Longtime Fordham Libraries patron James Leach, M.D., has once again given a bounty of high quality facsimiles to the Special Collections, his second donation of copies of medieval religious texts.
The books, which the library has begun to digitize, use contemporary color printing methods to achieve exacting color replications. The gold leaf, however, is applied by hand and can be found throughout both texts, just as was done in the originals. The books include reproductions of the Coronation Gospels created for Charlemagne, a 15th-century Hebrew bible, and several other religious texts from the 13th to the 15th centuries.
Although not an alumnus, Dr. Leach developed a relationship with Fordham based on his love of the Catholic Church and of lifelong learning, he said. He remembers the first time he heard Mass in Latin at Holy Trinity Church in Passaic, New Jersey. From there, his interest in medieval texts and manuscripts grew, he said.
“I think people say you see God in church architecture and in the stained glass, but God is also there in the illuminations alongside the printed word,” he said.
Graduate School of Arts and Sciences master’s degree candidate Kevin Vogelaar has been scanning the materials for the library website. He said that, as a medievalist, he’s struck by how “eerily similar they are to the originals.”

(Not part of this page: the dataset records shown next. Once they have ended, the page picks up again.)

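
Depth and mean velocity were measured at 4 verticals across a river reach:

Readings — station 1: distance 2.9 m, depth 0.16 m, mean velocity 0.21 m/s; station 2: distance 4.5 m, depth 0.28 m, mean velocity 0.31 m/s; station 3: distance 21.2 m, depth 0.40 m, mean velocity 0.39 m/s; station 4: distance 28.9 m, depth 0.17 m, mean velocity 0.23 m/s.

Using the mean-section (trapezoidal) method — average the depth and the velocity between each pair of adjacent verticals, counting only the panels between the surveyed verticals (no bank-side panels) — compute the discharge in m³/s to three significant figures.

Panel 1-2: Δb = 1.6 m, d̄ = (0.16+0.28)/2 = 0.22, v̄ = (0.21+0.31)/2 = 0.26 → q = 1.6×0.22×0.26 = 0.09152 m³/s
Panel 2-3: Δb = 16.7 m, d̄ = (0.28+0.40)/2 = 0.34, v̄ = (0.31+0.39)/2 = 0.35 → q = 16.7×0.34×0.35 = 1.987 m³/s
Panel 3-4: Δb = 7.7 m, d̄ = (0.40+0.17)/2 = 0.285, v̄ = (0.39+0.23)/2 = 0.31 → q = 7.7×0.285×0.31 = 0.6803 m³/s
Q = Σ q = 2.759 m³/s

2.76 m³/s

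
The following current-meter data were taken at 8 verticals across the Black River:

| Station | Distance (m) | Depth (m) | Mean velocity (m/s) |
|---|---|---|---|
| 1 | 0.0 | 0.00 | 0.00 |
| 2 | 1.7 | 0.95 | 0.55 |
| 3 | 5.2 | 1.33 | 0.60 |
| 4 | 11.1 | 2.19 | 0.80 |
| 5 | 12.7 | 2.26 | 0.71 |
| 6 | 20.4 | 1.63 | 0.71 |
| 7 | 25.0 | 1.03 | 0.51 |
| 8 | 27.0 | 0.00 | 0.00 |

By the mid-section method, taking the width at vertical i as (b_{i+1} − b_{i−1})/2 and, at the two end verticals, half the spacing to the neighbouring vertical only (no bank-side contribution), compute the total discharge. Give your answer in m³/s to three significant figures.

28.0 m³/s

w_2 = (5.2 − 0.0)/2 = 2.6 m; q_2 = 0.55 × 0.95 × 2.6 = 1.359 m³/s
w_3 = (11.1 − 1.7)/2 = 4.7 m; q_3 = 0.60 × 1.33 × 4.7 = 3.751 m³/s
w_4 = (12.7 − 5.2)/2 = 3.75 m; q_4 = 0.80 × 2.19 × 3.75 = 6.570 m³/s
w_5 = (20.4 − 11.1)/2 = 4.65 m; q_5 = 0.71 × 2.26 × 4.65 = 7.461 m³/s
w_6 = (25.0 − 12.7)/2 = 6.15 m; q_6 = 0.71 × 1.63 × 6.15 = 7.117 m³/s
w_7 = (27.0 − 20.4)/2 = 3.3 m; q_7 = 0.51 × 1.03 × 3.3 = 1.733 m³/s
Stations 1, 8 contribute zero (depth or velocity is 0).
Q = Σ qᵢ = 27.99 m³/s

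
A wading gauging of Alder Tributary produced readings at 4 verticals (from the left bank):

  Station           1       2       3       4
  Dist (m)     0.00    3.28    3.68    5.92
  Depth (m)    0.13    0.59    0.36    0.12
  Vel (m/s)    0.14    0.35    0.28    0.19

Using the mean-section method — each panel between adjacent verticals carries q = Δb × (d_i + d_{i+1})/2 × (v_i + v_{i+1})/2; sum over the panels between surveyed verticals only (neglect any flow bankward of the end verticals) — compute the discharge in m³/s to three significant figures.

Panel 1-2: Δb = 3.28 m, d̄ = (0.13+0.59)/2 = 0.36, v̄ = (0.14+0.35)/2 = 0.245 → q = 3.28×0.36×0.245 = 0.2893 m³/s
Panel 2-3: Δb = 0.4 m, d̄ = (0.59+0.36)/2 = 0.475, v̄ = (0.35+0.28)/2 = 0.315 → q = 0.4×0.475×0.315 = 0.05985 m³/s
Panel 3-4: Δb = 2.24 m, d̄ = (0.36+0.12)/2 = 0.24, v̄ = (0.28+0.19)/2 = 0.235 → q = 2.24×0.24×0.235 = 0.1263 m³/s
Q = Σ q = 0.4755 m³/s

0.475 m³/s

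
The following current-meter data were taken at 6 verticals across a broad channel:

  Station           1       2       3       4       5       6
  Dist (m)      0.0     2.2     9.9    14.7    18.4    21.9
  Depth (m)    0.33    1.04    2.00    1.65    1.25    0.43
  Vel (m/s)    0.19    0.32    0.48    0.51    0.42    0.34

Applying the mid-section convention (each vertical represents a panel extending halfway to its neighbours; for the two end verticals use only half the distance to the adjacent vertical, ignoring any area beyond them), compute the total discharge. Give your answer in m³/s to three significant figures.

w_1 = (2.2 − 0.0)/2 = 1.1 m; q_1 = 0.19 × 0.33 × 1.1 = 0.06897 m³/s
w_2 = (9.9 − 0.0)/2 = 4.95 m; q_2 = 0.32 × 1.04 × 4.95 = 1.647 m³/s
w_3 = (14.7 − 2.2)/2 = 6.25 m; q_3 = 0.48 × 2.00 × 6.25 = 6.000 m³/s
w_4 = (18.4 − 9.9)/2 = 4.25 m; q_4 = 0.51 × 1.65 × 4.25 = 3.576 m³/s
w_5 = (21.9 − 14.7)/2 = 3.6 m; q_5 = 0.42 × 1.25 × 3.6 = 1.890 m³/s
w_6 = (21.9 − 18.4)/2 = 1.75 m; q_6 = 0.34 × 0.43 × 1.75 = 0.2559 m³/s
Q = Σ qᵢ = 13.44 m³/s

13.4 m³/s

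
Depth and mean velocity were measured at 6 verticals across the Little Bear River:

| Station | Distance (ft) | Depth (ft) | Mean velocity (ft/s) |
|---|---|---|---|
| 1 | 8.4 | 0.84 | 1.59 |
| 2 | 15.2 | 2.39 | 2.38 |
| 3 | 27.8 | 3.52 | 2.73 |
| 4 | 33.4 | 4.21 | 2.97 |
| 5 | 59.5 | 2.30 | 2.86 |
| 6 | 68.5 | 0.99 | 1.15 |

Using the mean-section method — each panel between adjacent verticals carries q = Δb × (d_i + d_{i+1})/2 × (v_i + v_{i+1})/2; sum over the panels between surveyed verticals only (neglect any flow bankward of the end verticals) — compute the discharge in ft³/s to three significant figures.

456 ft³/s

Panel 1-2: Δb = 6.8 ft, d̄ = (0.84+2.39)/2 = 1.615, v̄ = (1.59+2.38)/2 = 1.985 → q = 6.8×1.615×1.985 = 21.80 ft³/s
Panel 2-3: Δb = 12.6 ft, d̄ = (2.39+3.52)/2 = 2.955, v̄ = (2.38+2.73)/2 = 2.555 → q = 12.6×2.955×2.555 = 95.13 ft³/s
Panel 3-4: Δb = 5.6 ft, d̄ = (3.52+4.21)/2 = 3.865, v̄ = (2.73+2.97)/2 = 2.85 → q = 5.6×3.865×2.85 = 61.69 ft³/s
Panel 4-5: Δb = 26.1 ft, d̄ = (4.21+2.30)/2 = 3.255, v̄ = (2.97+2.86)/2 = 2.915 → q = 26.1×3.255×2.915 = 247.6 ft³/s
Panel 5-6: Δb = 9 ft, d̄ = (2.30+0.99)/2 = 1.645, v̄ = (2.86+1.15)/2 = 2.005 → q = 9×1.645×2.005 = 29.68 ft³/s
Q = Σ q = 455.9 ft³/s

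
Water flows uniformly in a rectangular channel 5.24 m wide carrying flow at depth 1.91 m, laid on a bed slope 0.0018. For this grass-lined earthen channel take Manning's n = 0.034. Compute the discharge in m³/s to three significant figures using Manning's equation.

13.3 m³/s

A = b·y = 5.24 × 1.91 = 10.01 m²
P = b + 2y = 5.24 + 2×1.91 = 9.060 m
R = A/P = 10.01/9.060 = 1.105 m
Q = (1/n)·A·R^(2/3)·S^(1/2) = (1/0.034) × 10.01 × 1.105^(2/3) × 0.0018^(1/2) = 13.35 m³/s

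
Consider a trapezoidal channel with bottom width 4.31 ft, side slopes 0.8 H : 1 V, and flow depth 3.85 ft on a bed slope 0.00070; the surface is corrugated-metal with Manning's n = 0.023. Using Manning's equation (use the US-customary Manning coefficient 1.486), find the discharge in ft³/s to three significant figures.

A = (b + z·y)·y = (4.31 + 0.8×3.85)×3.85 = 28.45 ft²
P = b + 2y√(1+z²) = 4.31 + 2×3.85×√(1+0.8²) = 14.17 ft
R = A/P = 28.45/14.17 = 2.008 ft
Q = (1.486/n)·A·R^(2/3)·S^(1/2) = (1.486/0.023) × 28.45 × 2.008^(2/3) × 0.00070^(1/2) = 77.40 ft³/s

77.4 ft³/s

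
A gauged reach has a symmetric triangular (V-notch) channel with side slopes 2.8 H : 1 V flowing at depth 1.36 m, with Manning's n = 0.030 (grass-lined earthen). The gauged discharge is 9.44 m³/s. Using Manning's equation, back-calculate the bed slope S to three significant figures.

0.00542

A = z·y² = 2.8×1.36² = 5.179 m²
P = 2y√(1+z²) = 2×1.36×√(1+2.8²) = 8.087 m
R = A/P = 5.179/8.087 = 0.6404 m
S = (Q·n / (1·A·R^(2/3)))² = (9.44×0.030 / (1×5.179×0.7430))² = 0.005417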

“It’s an unparalleled opportunity to engage with these texts in ways that would be incredibly difficult or impossible to do otherwise,” he said.
Many of the books, in fact, are reproduced on a kind of processed paper that provides a similar texture to the original, while a few even use a prepared parchment so that they feel nearly exact. “The idea is that you can physically touch and engage without having to worry about fragility,” said Vogelaar. “It allows scholars to learn how to read the texts before handing the real thing, and allows them to have a dry run.”
The high quality makes it’s easy to forget that the reproductions are not the real thing, however, he said, and researchers can “get a chance to understand what it’s like to engage” in a dialogue with the text and its creator.
“It’s almost impossible to divorce the texts from the people who made them,” he said.